Après moult rebondissements, l’ancien ministre des Finances a été désigné en tant que nouveau directeur général du Mécanisme européen de stabilité (ESM) vendredi 25 novembre. Cette nomination signe la fin d’un long feuilleton mêlant abandon et surprise.

Enfin, la décision a été prise. Le Conseil des gouverneurs du Mécanisme européen de stabilité (ESM), composé des 19 ministres des Finances de la zone euro ont désigné à l’unanimité l’ancien ministre des Finances Pierre Gramegna comme nouveau directeur général de l’ESM. Dès le 1er décembre, il succèdera à Christophe Frankel qui assurait l’intérim depuis le 6 octobre. Le mandat à la tête de cette institution durera 5 ans.

La désignation de M.Gramegna n’a pas été simple. Le 23 mai dernier, le nom du futur directeur général de l’ESM devait être dévoilé. A cette époque, l’ex-ministre était déjà dans la course et bénéficiait déjà du soutien du gouvernement luxembourgeois. Dans un article, nos confrères de paperjam.lu listaient ses chances d’accéder à cette fonction. Pierre Gramegna présente « un profil à la fois de technicien et de diplomate (il a été ambassadeur du Luxembourg au Japon et en Corée du Sud) et possède une solide expérience comme ministre des Finances pendant huit ans. Il remplit, a priori, les critères d’éligibilité pour ce poste » mais pour le politologue de l’Université de Luxembourg, Philippe Poirier cité dans le texte «  cela n’est pas forcément le critère essentiel pour l’UE ». Il n’était pas le seul à briguer le poste. Joao Leao, l’ancien ministre des Finances portugais, l’ex-vice-ministre des Finances des Pays-Bas Menno Snel et Marco Buti, chef de cabinet italien au Commissariat européen de l’économie s’étaient positionnés dans la course.

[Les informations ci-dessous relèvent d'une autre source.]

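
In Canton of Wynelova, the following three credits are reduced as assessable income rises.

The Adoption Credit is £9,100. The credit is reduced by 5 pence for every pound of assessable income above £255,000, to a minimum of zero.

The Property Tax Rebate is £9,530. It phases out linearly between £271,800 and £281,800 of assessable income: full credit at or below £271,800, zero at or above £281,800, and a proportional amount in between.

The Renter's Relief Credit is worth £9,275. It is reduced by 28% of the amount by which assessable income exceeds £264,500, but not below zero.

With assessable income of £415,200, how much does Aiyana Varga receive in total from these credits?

£1,090

Adoption Credit: 5% of the £160,200 excess over £255,000 is £8,010; credit = £9,100 − £8,010 = £1,090.
Property Tax Rebate: £415,200 is at or above £281,800, so the credit is £0.
Renter's Relief Credit: 28% of the £150,700 excess over £264,500 is £42,196 ≥ base, so the credit is £0.
Total: £1,090 + £0 + £0 = £1,090.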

Hélas, la désignation ne s’est pas faite tout de suite. Au mois de septembre, les ministres des Finances de la zone euro, réunis à Prague n’ont pas réussi à s’entendre pour désigner le successeur de Klaus Reding à la tête de l’institution. A l’époque, il y avait urgence puisque le mandat du directeur allait s’arrêter le 7 octobre. Le ministre luxembourgeois et son homologue portugais (ndlr : en poste entre 2020 et mars 2022) faisaient figure de grands favoris. « Le troisième point à l’ordre du jour de l’Eurogroupe aujourd’hui était notre effort pour nommer un nouveau directeur général du Mécanisme européen de stabilité. Les consultations à ce sujet se poursuivent et je vais convoquer sous peu une réunion du Conseil des gouverneurs du MES afin de faire avancer ces travaux », commentait ce moment-là Paschal Donohoe, le président de l’Eurogroupe.

Le coup de pouce de l’Italie et de la France

Vers la fin septembre, nouveau rebondissement : Pierre Gramegna et son concurrent Joao Leao retirent leur candidature d’un commun accord « dans l’intérêt de cette institution dont le siège est à Luxembourg ». Une véritable douche froide. Aucun des deux candidats n’avait réussi à recueillir la fameuse majorité qualifiée de 80 % des voix. Malgré le fait que chacun d’entre eux a réussi à rassembler un grand nombre de voix, comme nous l’écrivions à cette date.

Deux mois plus tard, la candidature du Luxembourgeois semblait redevenir une option valable. D’après les informations du LuxTimes reprises par la presse luxembourgeoise le 24 novembre, sa nomination aurait été « quasi faite » depuis qu’il a reçu un soutien de poids : celui de l’Italie et de la France. Une information qui confirme celles du site allemand Table.media. Après avoir quitté ses fonctions ministérielles fin 2021 et avoir échoué deux fois dans la course à la présidence de l’Eurogroupe, Pierre Gramegna entame un nouveau chapitre de sa vie professionnelle au 6a du Circuit de la Foire Internationale au Kirchberg.